Morapos Creek Archery Hunt
John, Tom and Steve came to hunt archery elk in Morapos Creek in 1998. We packed them in as usual and gave them the same story of where to set up and potentially good places to watch for elk, and left them to hunt on their own. While showing the country at 2 pm, the elk were coming over the ridge to the places we had just shown. Seeing them, we moved quickly on up the trail, not wanting the elk to spot us and be leery of coming out the next day (opening day).
At that time of year, the camps need to be checked daily because weather is warmer and meat will spoil if not packed to a cooler in short order. Day one: As the hunters settled in for the evening hunt, John got nestled under a pine, ready for the sun to lower and hopefully the elk would come to his wallow. He had just got settled in when he heard a noise behind him. Looking around, he was face to face with a mom bear and cub six to eight feet behind. He came flying out from under the tree, forgetting his bow in his haste, yelling and floundering around like a banshee. Mom bear, not wanting to tangle with this wild thing, ran off to the other side of the park. A short time later, she was joined by her cub. I'm sure she was telling her cub not to go near that tree---"did you see that thing?" ------------Well, John gathered his wits about himself, thinking he had muffed his evening hunt, and settled in again. In his hideaway hole, he started keeping a vigilant eye for animals (bear included) and trying to settle his heart rate to a more normal rhythm, while observing the scene in front of him. Thinking all the time no elk would come by after all that commotion. To his surprise, there came a bull about 45 minutes before sundown. Placing an arrow in what seemed to be a good area of the chest cavity, and feeling confident about it, he waited for the bull to go down as a good hunter does. As he waited, he heard elk coming down on the opposite side of him. To his amazement, a bull in the group had an arrow sticking out of it's head. Knowing his partner was in the direction the bull came from, he watched to see where the elk ran-----again, not pursuing, but waiting and watching. In good time, Steve came into view following the tracks of his bull. The head held arrow was Steve's second shot (a near miss), the first shot was the fatal shot as found later.
At this point it was becoming dusk, and hard to find a trail. Neither bull could be found, so the party of three headed back with flashlights to camp, planning on coming out early the following morning to trace out their bulls.

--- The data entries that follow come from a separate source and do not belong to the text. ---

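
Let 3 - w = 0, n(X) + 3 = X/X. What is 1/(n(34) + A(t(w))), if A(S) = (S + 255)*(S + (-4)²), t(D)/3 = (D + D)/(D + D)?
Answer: 1/4900 ≈ 0.00020408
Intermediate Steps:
n(X) = -2 (n(X) = -3 + X/X = -3 + 1 = -2)
w = 3 (w = 3 - 1*0 = 3 + 0 = 3)
t(D) = 3 (t(D) = 3*((D + D)/(D + D)) = 3*((2*D)/((2*D))) = 3*((2*D)*(1/(2*D))) = 3*1 = 3)
A(S) = (16 + S)*(255 + S) (A(S) = (255 + S)*(S + 16) = (255 + S)*(16 + S) = (16 + S)*(255 + S))
1/(n(34) + A(t(w))) = 1/(-2 + (4080 + 3² + 271*3)) = 1/(-2 + (4080 + 9 + 813)) = 1/(-2 + 4902) = 1/4900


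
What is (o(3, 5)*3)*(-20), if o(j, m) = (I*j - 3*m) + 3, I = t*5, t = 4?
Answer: -2880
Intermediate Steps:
I = 20 (I = 4*5 = 20)
o(j, m) = 3 - 3*m + 20*j (o(j, m) = (20*j - 3*m) + 3 = (-3*m + 20*j) + 3 = 3 - 3*m + 20*j)
(o(3, 5)*3)*(-20) = ((3 - 3*5 + 20*3)*3)*(-20) = ((3 - 15 + 60)*3)*(-20) = (48*3)*(-20) = 144*(-20) = -2880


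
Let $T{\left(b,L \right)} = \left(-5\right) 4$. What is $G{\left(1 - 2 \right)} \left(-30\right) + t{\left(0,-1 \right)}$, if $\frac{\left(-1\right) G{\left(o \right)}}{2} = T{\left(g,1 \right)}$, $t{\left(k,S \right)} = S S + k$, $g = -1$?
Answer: $-1199$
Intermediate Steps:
$t{\left(k,S \right)} = k + S^{2}$ ($t{\left(k,S \right)} = S^{2} + k = k + S^{2}$)
$T{\left(b,L \right)} = -20$
$G{\left(o \right)} = 40$ ($G{\left(o \right)} = \left(-2\right) \left(-20\right) = 40$)
$G{\left(1 - 2 \right)} \left(-30\right) + t{\left(0,-1 \right)} = 40 \left(-30\right) + \left(0 + \left(-1\right)^{2}\right) = -1200 + \left(0 + 1\right) = -1200 + 1 = -1199$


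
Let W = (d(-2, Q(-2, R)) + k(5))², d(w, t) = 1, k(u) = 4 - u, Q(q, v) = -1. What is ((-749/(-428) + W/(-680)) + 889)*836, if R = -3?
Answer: 744667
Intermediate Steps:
W = 0 (W = (1 + (4 - 1*5))² = (1 + (4 - 5))² = (1 - 1)² = 0² = 0)
((-749/(-428) + W/(-680)) + 889)*836 = ((-749/(-428) + 0/(-680)) + 889)*836 = ((-749*(-1/428) + 0*(-1/680)) + 889)*836 = ((7/4 + 0) + 889)*836 = (7/4 + 889)*836 = (3563/4)*836 = 744667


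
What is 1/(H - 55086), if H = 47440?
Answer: -1/7646 ≈ -0.00013079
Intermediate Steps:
1/(H - 55086) = 1/(47440 - 55086) = 1/(-7646) = -1/7646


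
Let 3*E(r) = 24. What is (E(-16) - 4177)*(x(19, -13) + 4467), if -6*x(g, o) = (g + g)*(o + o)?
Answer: -57928255/3 ≈ -1.9309e+7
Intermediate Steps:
x(g, o) = -2*g*o/3 (x(g, o) = -(g + g)*(o + o)/6 = -2*g*2*o/6 = -2*g*o/3)
E(r) = 8 (E(r) = (1/3)*24 = 8)
(E(-16) - 4177)*(x(19, -13) + 4467) = (8 - 4177)*(-2/3*19*(-13) + 4467) = -4169*(494/3 + 4467) = -4169*13895/3 = -57928255/3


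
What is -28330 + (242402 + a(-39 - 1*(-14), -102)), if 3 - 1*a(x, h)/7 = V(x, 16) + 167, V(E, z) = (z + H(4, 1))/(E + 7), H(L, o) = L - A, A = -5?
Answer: 3832807/18 ≈ 2.1293e+5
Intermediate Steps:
H(L, o) = 5 + L (H(L, o) = L - 1*(-5) = L + 5 = 5 + L)
V(E, z) = (9 + z)/(7 + E) (V(E, z) = (z + (5 + 4))/(E + 7) = (z + 9)/(7 + E) = (9 + z)/(7 + E))
a(x, h) = -1148 - 175/(7 + x) (a(x, h) = 21 - 7*((9 + 16)/(7 + x) + 167) = 21 - 7*(25/(7 + x) + 167) = 21 - 7*(167 + 25/(7 + x)) = 21 + (-1169 - 175/(7 + x)) = -1148 - 175/(7 + x))
-28330 + (242402 + a(-39 - 1*(-14), -102)) = -28330 + (242402 + 7*(-1173 - 164*(-39 - 1*(-14)))/(7 + (-39 - 1*(-14)))) = -28330 + (242402 + 7*(-1173 - 164*(-39 + 14))/(7 + (-39 + 14))) = -28330 + (242402 + 7*(-1173 - 164*(-25))/(7 - 25)) = -28330 + (242402 + 7*(-1173 + 4100)/(-18)) = -28330 + (242402 + 7*(-1/18)*2927) = -28330 + (242402 - 20489/18) = -28330 + 4342747/18 = 3832807/18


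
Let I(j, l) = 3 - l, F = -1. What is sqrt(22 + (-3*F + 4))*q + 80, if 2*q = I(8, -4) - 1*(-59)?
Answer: 80 + 33*sqrt(29) ≈ 257.71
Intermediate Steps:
q = 33 (q = ((3 - 1*(-4)) - 1*(-59))/2 = ((3 + 4) + 59)/2 = (7 + 59)/2 = (1/2)*66 = 33)
sqrt(22 + (-3*F + 4))*q + 80 = sqrt(22 + (-3*(-1) + 4))*33 + 80 = sqrt(22 + (3 + 4))*33 + 80 = sqrt(22 + 7)*33 + 80 = sqrt(29)*33 + 80 = 33*sqrt(29) + 80 = 80 + 33*sqrt(29)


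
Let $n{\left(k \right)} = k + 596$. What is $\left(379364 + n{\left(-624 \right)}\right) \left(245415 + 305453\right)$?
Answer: $208964063648$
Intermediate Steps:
$n{\left(k \right)} = 596 + k$
$\left(379364 + n{\left(-624 \right)}\right) \left(245415 + 305453\right) = \left(379364 + \left(596 - 624\right)\right) \left(245415 + 305453\right) = \left(379364 - 28\right) 550868 = 379336 \cdot 550868 = 208964063648$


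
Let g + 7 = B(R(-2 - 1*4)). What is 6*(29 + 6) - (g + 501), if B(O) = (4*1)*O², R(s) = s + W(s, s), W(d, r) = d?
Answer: -860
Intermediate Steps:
R(s) = 2*s (R(s) = s + s = 2*s)
B(O) = 4*O²
g = 569 (g = -7 + 4*(2*(-2 - 1*4))² = -7 + 4*(2*(-2 - 4))² = -7 + 4*(2*(-6))² = -7 + 4*(-12)² = -7 + 4*144 = -7 + 576 = 569)
6*(29 + 6) - (g + 501) = 6*(29 + 6) - (569 + 501) = 6*35 - 1*1070 = 210 - 1070 = -860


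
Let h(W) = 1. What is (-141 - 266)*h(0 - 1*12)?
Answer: -407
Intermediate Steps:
(-141 - 266)*h(0 - 1*12) = (-141 - 266)*1 = -407*1 = -407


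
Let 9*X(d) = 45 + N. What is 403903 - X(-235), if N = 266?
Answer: 3634816/9 ≈ 4.0387e+5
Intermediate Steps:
X(d) = 311/9 (X(d) = (45 + 266)/9 = (⅑)*311 = 311/9)
403903 - X(-235) = 403903 - 1*311/9 = 403903 - 311/9 = 3634816/9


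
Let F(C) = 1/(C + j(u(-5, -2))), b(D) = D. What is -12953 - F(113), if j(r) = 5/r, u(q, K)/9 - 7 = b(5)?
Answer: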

Following GPS signals, they were on track ----however, in the middle of the park, the ferns were so high, it was hard to catch the trail leading them back to the tent, about a mile away, up hill. While talking and discussing the events of the evening, and trying to find the trail, they heard a snort. Flashing lights at the noise, they found a wounded bull facing them, hair raised and glassy eyed. John recognized it as being the animal he had shot earlier. Immediately knocking an arrow, with a flashlight in his mouth, he proceeded to shoot the animal at a short distance. While letting the bow string fly, caught his flashlight and nearly tore his teeth out. Now pitch black, except for the other's lights, he let a second arrow fly, striking the bull in a vulnerable area, creating more tense atmosphere for both bull and hunters. The bull now lay his antlers down in a dead pine and proceeded to tear it to pieces in his rage. At this point, the hunters were trying to find something to hide behind, and John was yelling "don't break your antlers!" At one o'clock AM, they got to camp for supper --could call it early breakfast -- and bed after skinning and hanging the bull bagged by flashlight.
Larry Menygoats and I came in the next morning to find a note on the tent door, directing us to the tracking area. With five of us tracking, we found Steve's bull 150 yards from where John had watched him run by. Larry M. and I packed out the two bulls, and came back the next day for the hunters.
In the year 2000, these fellows came back with a party of eight, and only took one bull home, but they had a great time, and saw a good number of elk. John had a painful time riding out, however, and finally had to walk. Later, he found he had a kidney stone problem.
Hey John! We may forget the ride out, but I bet you won't. The rest of the story, I will always remember. I enjoy hearing you tell it.
These are hunts one will remember for a life time, and stories told over and over again, making life really worth while. Plus the fact more life long friends have been made.